Thursday, July 30, 2009

It's never easy when things is not the way you want it to be

Sorry for the super long title.
So many things are happening now that I don't even have time for myself, no time to even get a good nights' rest. Its been like 2-3 am sleep and 6am wake up for like a few days in a row. I'm like damn exhausted, can barely open my eyes but I can't sleep. I have these to do by Friday.
1) Event Creation and Market Research proposal
2) Cross Cultural Studies presentation
3) Waves proposal (preferably by this week :/)
I can go bonkers.

Today's presentation was okay I guess. Though I have to edit most of the proposal. But Sally really likes our poster I think. Its really very nice. Credit goes to the three who does most of the stuffs. Interview was like err. Cuz I had to go in with Louis and Is from 03 and dammit they can sell themselves pretty well. And they are like 20 this year laa. So old. I crapped my way through most of the questions. Like seriously, I don't think I'll survive in the events industry. And I don't think I'll continue with it like for the rest of my life.
Had lunch with some juniors and the rest. Session was okay. Felt really short.

I don't know whether I should do something or just follow the flow. I really hope that S will not be so stressed up and get the thoughts of quitting out of her mind. No matter how hard it is, I will be here for you. =)

And that ShE will realise what's going on and try to change the way it is now. I don't understand her ways and I don't approve of her methods but could I say more? Its bugging me really. Big time.

I hate it when people complain that they're too busy. I hate it when people study when its not study time. I hate it when people say they have no time. Its like excuses.
I have THIS and THAT and still manage to find time to do what I'm supposed to do so I don't understand why others can't. They may think that I'm the kind who don't study (like a certain Adam Chua) or that I don't take my work seriously but that's not true. I do my stuffs and put in as much effort as I can. And my results is really not bad. I may not show it but my planner is full of things that I dread taking it out everyday.

And I really really really miss the times when I'm chatting with him. We may have drift apart, but I know that he thinks of me. If not he won't do some of the things that he do. Why oh why do we have to be in a completelly different part of the world?

Omg my eyes are like shutting down and telling me to go to sleep and forget all that I'm supposed to do. :/

1.53am
Ended up spamming people's wall for the Milo thingy. Personal relations and Marketing is like rubbish la honestly. Grading through Facebook and we have to do Twitter. Urgh.

And how come he doesn't talk to me. =(

2.09am
Can I please please please not come to school tomorrow? How come lesson is cancelled but I have GEMS. Urgh spoiler. And I don't feel like going for the dinner. :/

Should I or should I not. But initiative should come from both sides. Not this way.
Should I or should I not. Make the move that may be a very wrong one and spoils everything there is now?
Should I or should I not. Throw out everything and forget about even doing my best in it?
Should I or should I not. Go to sleep now, skip GEMS tomorrow, do the abovementioned stuffs at home and come for PR and dinner tomorrow?

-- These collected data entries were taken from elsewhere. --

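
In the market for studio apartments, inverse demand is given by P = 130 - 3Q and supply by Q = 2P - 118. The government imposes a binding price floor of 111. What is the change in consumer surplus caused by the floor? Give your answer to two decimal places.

-557.10

Rewriting supply in inverse form: P = 59 + 0.5Q.
Free-market equilibrium: 130 - 3Q = 59 + 0.5Q gives Q* = 20.2857, P* = 69.1429.
At the floor price 111, quantity demanded is (130 - 111)/3 = 6.3333; demand is the short side, so Q = 6.3333 trades at P = 111.
CS goes from (1/2)(20.2857)(60.8571) = 617.2653 to 60.1667 (computed as (130 - 111)(6.3333) - (1/2)(3)(6.3333)^2), a change of -557.0986.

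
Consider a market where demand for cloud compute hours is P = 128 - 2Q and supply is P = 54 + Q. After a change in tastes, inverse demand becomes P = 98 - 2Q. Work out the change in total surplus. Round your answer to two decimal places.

-590.00

Initial equilibrium: Q_0 = 24.6667, P_0 = 78.6667; CS_0 = (1/2)(24.6667)(49.3333) = 608.4444, PS_0 = (1/2)(24.6667)(24.6667) = 304.2222.
New equilibrium: 98 - 2Q = 54 + Q gives Q_1 = 14.6667, P_1 = 68.6667; CS_1 = 215.1111, PS_1 = 107.5556.
Change in total surplus = (215.1111 + 107.5556) - (608.4444 + 304.2222) = -590.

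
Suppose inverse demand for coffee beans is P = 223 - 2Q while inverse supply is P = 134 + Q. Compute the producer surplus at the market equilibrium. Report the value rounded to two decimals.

440.06

Set 223 - 2Q = 134 + Q, which gives 89 = 3Q, so Q* = 29.6667 and P* = 223 - 2(29.6667) = 163.6667.
PS is the area between P* and the supply curve from 0 to Q*: (1/2)(29.6667)(29.6667) = 440.0556.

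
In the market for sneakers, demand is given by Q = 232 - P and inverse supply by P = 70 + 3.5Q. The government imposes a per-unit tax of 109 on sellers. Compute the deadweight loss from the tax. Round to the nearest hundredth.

1320.11

Rewriting demand in inverse form: P = 232 - Q.
Without the tax, 232 - Q = 70 + 3.5Q so Q* = 36 and P* = 196.
With the tax, sellers need 109 more per unit: 232 - Q = 70 + 3.5Q + 109, so Q_t = 11.7778. Buyers pay P_b = 220.2222; sellers receive P_s = P_b - 109 = 111.2222.
The welfare triangle lost has base Q* - Q_t = 24.2222 and height t = 109, so DWL = (1/2)(24.2222)(109) = 1320.1111.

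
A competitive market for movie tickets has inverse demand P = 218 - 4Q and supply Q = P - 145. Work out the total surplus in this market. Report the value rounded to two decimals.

Rewriting supply in inverse form: P = 145 + Q.
Set 218 - 4Q = 145 + Q, which gives 73 = 5Q, so Q* = 14.6 and P* = 218 - 4(14.6) = 159.6.
Total surplus is the full triangle between the curves from 0 to Q*: (1/2)(14.6)(218 - 145) = 532.9.

532.90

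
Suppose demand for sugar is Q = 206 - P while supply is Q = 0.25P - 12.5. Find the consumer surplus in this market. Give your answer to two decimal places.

Rewriting demand in inverse form: P = 206 - Q.
Rewriting supply in inverse form: P = 50 + 4Q.
Equilibrium: 206 - Q = 50 + 4Q, so Q* = 31.2 and P* = 174.8.
Consumer surplus is the triangle under demand above P*: (1/2)(31.2)(206 - 174.8) = (1/2)(31.2)(31.2) = 486.72.

486.72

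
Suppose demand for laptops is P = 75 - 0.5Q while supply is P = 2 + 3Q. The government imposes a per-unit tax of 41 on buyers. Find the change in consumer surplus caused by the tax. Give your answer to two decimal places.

Pre-tax equilibrium: 75 - 0.5Q = 2 + 3Q gives Q* = 20.8571, P* = 64.5714.
A tax on buyers shifts demand down by 41: (75 - 41) - 0.5Q = 2 + 3Q, so Q_t = 9.1429. Buyers pay P_b = 70.4286; sellers receive P_s = P_b - 41 = 29.4286.
CS falls from (1/2)(20.8571)(10.4286) = 108.7551 to (1/2)(9.1429)(4.5714) = 20.898, a change of -87.8571.

-87.86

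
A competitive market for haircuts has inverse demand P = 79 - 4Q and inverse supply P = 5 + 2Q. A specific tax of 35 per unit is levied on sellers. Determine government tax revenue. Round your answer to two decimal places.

227.50

Pre-tax equilibrium: 79 - 4Q = 5 + 2Q gives Q* = 12.3333, P* = 29.6667.
With the tax, sellers need 35 more per unit: 79 - 4Q = 5 + 2Q + 35, so Q_t = 6.5. Buyers pay P_b = 53; sellers receive P_s = P_b - 35 = 18.
Tax revenue = t x Q_t = 35 x 6.5 = 227.5.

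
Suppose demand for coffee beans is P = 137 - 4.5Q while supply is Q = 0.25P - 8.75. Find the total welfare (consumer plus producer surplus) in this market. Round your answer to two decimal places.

Rewriting supply in inverse form: P = 35 + 4Q.
Setting demand equal to supply, 102 = 8.5Q, so Q* = 12 and P* = 83.
CS = (1/2)(12)(54) = 324 and PS = (1/2)(12)(48) = 288, so total surplus = 612.

612.00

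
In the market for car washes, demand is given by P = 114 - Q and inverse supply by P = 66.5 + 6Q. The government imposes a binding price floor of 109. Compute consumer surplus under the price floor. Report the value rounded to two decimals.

Without the control, 114 - Q = 66.5 + 6Q so Q* = 6.7857 and P* = 107.2143.
At P = 109, buyers demand (114 - 109)/1 = 5 while sellers would supply more, so the quantity traded is 5 at price 109.
CS is the triangle under demand above 109: (1/2)(5)(114 - 109) = 12.5.

12.50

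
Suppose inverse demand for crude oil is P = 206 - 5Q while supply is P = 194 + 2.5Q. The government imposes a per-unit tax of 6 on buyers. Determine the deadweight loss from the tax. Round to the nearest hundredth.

2.40

Without the tax, 206 - 5Q = 194 + 2.5Q so Q* = 1.6 and P* = 198.
A tax on buyers shifts demand down by 6: (206 - 6) - 5Q = 194 + 2.5Q, so Q_t = 0.8. Buyers pay P_b = 202; sellers receive P_s = P_b - 6 = 196.
The welfare triangle lost has base Q* - Q_t = 0.8 and height t = 6, so DWL = (1/2)(0.8)(6) = 2.4.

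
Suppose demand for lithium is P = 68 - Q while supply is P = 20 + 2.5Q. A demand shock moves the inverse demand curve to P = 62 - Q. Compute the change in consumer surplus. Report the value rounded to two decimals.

-22.04

Initial equilibrium: Q_0 = 13.7143, P_0 = 54.2857; CS_0 = (1/2)(13.7143)(13.7143) = 94.0408, PS_0 = (1/2)(13.7143)(34.2857) = 235.102.
New equilibrium: 62 - Q = 20 + 2.5Q gives Q_1 = 12, P_1 = 50; CS_1 = 72, PS_1 = 180.
Change in consumer surplus = 72 - 94.0408 = -22.0408.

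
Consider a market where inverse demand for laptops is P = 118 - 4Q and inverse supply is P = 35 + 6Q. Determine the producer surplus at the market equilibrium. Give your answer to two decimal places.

206.67

Set 118 - 4Q = 35 + 6Q, which gives 83 = 10Q, so Q* = 8.3 and P* = 118 - 4(8.3) = 84.8.
PS is the area between P* and the supply curve from 0 to Q*: (1/2)(8.3)(49.8) = 206.67.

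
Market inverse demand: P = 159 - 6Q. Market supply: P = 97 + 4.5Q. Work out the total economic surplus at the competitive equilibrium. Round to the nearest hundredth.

183.05

Setting demand equal to supply, 62 = 10.5Q, so Q* = 5.9048 and P* = 123.5714.
Total surplus is the full triangle between the curves from 0 to Q*: (1/2)(5.9048)(159 - 97) = 183.0476.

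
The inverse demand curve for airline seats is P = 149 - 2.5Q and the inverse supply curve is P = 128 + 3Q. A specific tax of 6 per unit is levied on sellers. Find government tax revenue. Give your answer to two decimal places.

16.36

Without the tax, 149 - 2.5Q = 128 + 3Q so Q* = 3.8182 and P* = 139.4545.
A tax on sellers shifts supply up by 6: 149 - 2.5Q = 128 + 3Q + 6, so Q_t = 2.7273. Buyers pay P_b = 142.1818; sellers receive P_s = P_b - 6 = 136.1818.
Revenue is the tax times quantity traded: 6 x 2.7273 = 16.3636.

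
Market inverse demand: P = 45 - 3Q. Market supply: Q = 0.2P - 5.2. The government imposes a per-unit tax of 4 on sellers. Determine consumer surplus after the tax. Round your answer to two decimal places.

5.27

Rewriting supply in inverse form: P = 26 + 5Q.
Pre-tax equilibrium: 45 - 3Q = 26 + 5Q gives Q* = 2.375, P* = 37.875.
A tax on sellers shifts supply up by 4: 45 - 3Q = 26 + 5Q + 4, so Q_t = 1.875. Buyers pay P_b = 39.375; sellers receive P_s = P_b - 4 = 35.375.
CS = (1/2)(Q_t)(45 - P_b) = (1/2)(1.875)(5.625) = 5.2734.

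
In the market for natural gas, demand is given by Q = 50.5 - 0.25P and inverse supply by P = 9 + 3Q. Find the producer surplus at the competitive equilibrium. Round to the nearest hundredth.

Rewriting demand in inverse form: P = 202 - 4Q.
Set 202 - 4Q = 9 + 3Q, which gives 193 = 7Q, so Q* = 27.5714 and P* = 202 - 4(27.5714) = 91.7143.
Producer surplus is the triangle above supply below P*: (1/2)(27.5714)(91.7143 - 9) = (1/2)(27.5714)(82.7143) = 1140.2755.

1140.28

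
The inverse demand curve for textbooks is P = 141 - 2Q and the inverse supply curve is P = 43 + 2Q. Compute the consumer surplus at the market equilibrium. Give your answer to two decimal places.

Set 141 - 2Q = 43 + 2Q, which gives 98 = 4Q, so Q* = 24.5 and P* = 141 - 2(24.5) = 92.
Consumer surplus is the triangle under demand above P*: (1/2)(24.5)(141 - 92) = (1/2)(24.5)(49) = 600.25.

600.25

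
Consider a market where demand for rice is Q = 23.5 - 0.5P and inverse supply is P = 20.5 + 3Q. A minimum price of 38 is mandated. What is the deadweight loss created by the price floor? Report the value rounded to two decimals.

Rewriting demand in inverse form: P = 47 - 2Q.
Without the control, 47 - 2Q = 20.5 + 3Q so Q* = 5.3 and P* = 36.4.
At P = 38, buyers demand (47 - 38)/2 = 4.5 while sellers would supply more, so the quantity traded is 4.5 at price 38.
At Q = 4.5 the demand price is 38 and the supply price is 34. Deadweight loss is the triangle between the curves from 4.5 to 5.3: (1/2)(38 - 34)(5.3 - 4.5) = 1.6.

1.60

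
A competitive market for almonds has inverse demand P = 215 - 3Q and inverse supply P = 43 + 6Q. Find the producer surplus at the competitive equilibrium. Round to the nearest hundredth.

Setting demand equal to supply, 172 = 9Q, so Q* = 19.1111 and P* = 157.6667.
The supply curve's price intercept is 43, so PS = (1/2)(Q*)(P* - 43) = (1/2)(19.1111)(114.6667) = 1095.7037.

1095.70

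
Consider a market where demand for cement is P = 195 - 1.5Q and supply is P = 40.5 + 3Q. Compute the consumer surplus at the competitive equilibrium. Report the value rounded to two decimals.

Equilibrium: 195 - 1.5Q = 40.5 + 3Q, so Q* = 34.3333 and P* = 143.5.
Consumer surplus is the triangle under demand above P*: (1/2)(34.3333)(195 - 143.5) = (1/2)(34.3333)(51.5) = 884.0833.

884.08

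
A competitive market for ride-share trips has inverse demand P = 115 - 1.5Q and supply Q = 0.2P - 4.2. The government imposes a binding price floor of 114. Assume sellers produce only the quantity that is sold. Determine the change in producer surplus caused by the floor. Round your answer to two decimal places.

-461.95

Rewriting supply in inverse form: P = 21 + 5Q.
Free-market equilibrium: 115 - 1.5Q = 21 + 5Q gives Q* = 14.4615, P* = 93.3077.
At the floor price 114, quantity demanded is (115 - 114)/1.5 = 0.6667; demand is the short side, so Q = 0.6667 trades at P = 114.
PS goes from (1/2)(14.4615)(72.3077) = 522.8402 to 60.8889 (computed as (114 - 21)(0.6667) - (1/2)(5)(0.6667)^2), a change of -461.9513.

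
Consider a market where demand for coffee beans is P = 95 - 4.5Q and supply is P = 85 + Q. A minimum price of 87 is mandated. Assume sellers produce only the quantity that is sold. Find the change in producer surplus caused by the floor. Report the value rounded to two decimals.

Free-market equilibrium: 95 - 4.5Q = 85 + Q gives Q* = 1.8182, P* = 86.8182.
At the floor price 87, quantity demanded is (95 - 87)/4.5 = 1.7778; demand is the short side, so Q = 1.7778 trades at P = 87.
PS goes from (1/2)(1.8182)(1.8182) = 1.6529 to 1.9753 (computed as (87 - 85)(1.7778) - (1/2)(1)(1.7778)^2), a change of 0.3224.

0.32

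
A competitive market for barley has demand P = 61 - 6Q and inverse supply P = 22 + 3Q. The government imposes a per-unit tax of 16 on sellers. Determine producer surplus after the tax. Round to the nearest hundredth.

9.80

Without the tax, 61 - 6Q = 22 + 3Q so Q* = 4.3333 and P* = 35.
With the tax, sellers need 16 more per unit: 61 - 6Q = 22 + 3Q + 16, so Q_t = 2.5556. Buyers pay P_b = 45.6667; sellers receive P_s = P_b - 16 = 29.6667.
PS = (1/2)(Q_t)(P_s - 22) = (1/2)(2.5556)(7.6667) = 9.7963.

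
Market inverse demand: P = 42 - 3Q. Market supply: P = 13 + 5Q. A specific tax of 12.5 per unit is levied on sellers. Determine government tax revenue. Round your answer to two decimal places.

Without the tax, 42 - 3Q = 13 + 5Q so Q* = 3.625 and P* = 31.125.
A tax on sellers shifts supply up by 12.5: 42 - 3Q = 13 + 5Q + 12.5, so Q_t = 2.0625. Buyers pay P_b = 35.8125; sellers receive P_s = P_b - 12.5 = 23.3125.
Tax revenue = t x Q_t = 12.5 x 2.0625 = 25.7812.

25.78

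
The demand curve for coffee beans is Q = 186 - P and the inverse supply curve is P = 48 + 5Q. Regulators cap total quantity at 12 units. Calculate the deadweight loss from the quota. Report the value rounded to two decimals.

Rewriting demand in inverse form: P = 186 - Q.
Unrestricted equilibrium: Q* = (186 - 48)/(1 + 5) = 23.
At Q = 12 the demand price is 186 - (12) = 174 and the supply price is 48 + 5(12) = 108.
Deadweight loss is the triangle between the curves from 12 to 23: (1/2)(174 - 108)(23 - 12) = 363.

363.00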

Told ya I'm going bonkers.

2.16am
Its frustrating when things don't turn out the way you want it to be.
Its irritating when people around you just don't get your body language.
Its annoying when you have so much things to do yet 24h is not enough.
Its useless feeling all messed up when there is solution to everything.
Its stupid to wait for something that you know is impossible yet you just can't bear to give up that hint of hope.
Its just plain irresponsible to leave me hanging.

Okay I think I should go sleep now since my focus is gone and I'm not doing anything much. I hope that lady luck will be smiling on me the rest of this week. Once this week is over, I can breathe easily. Maybe not. I mean, breathe better. Nonsense. Bye la.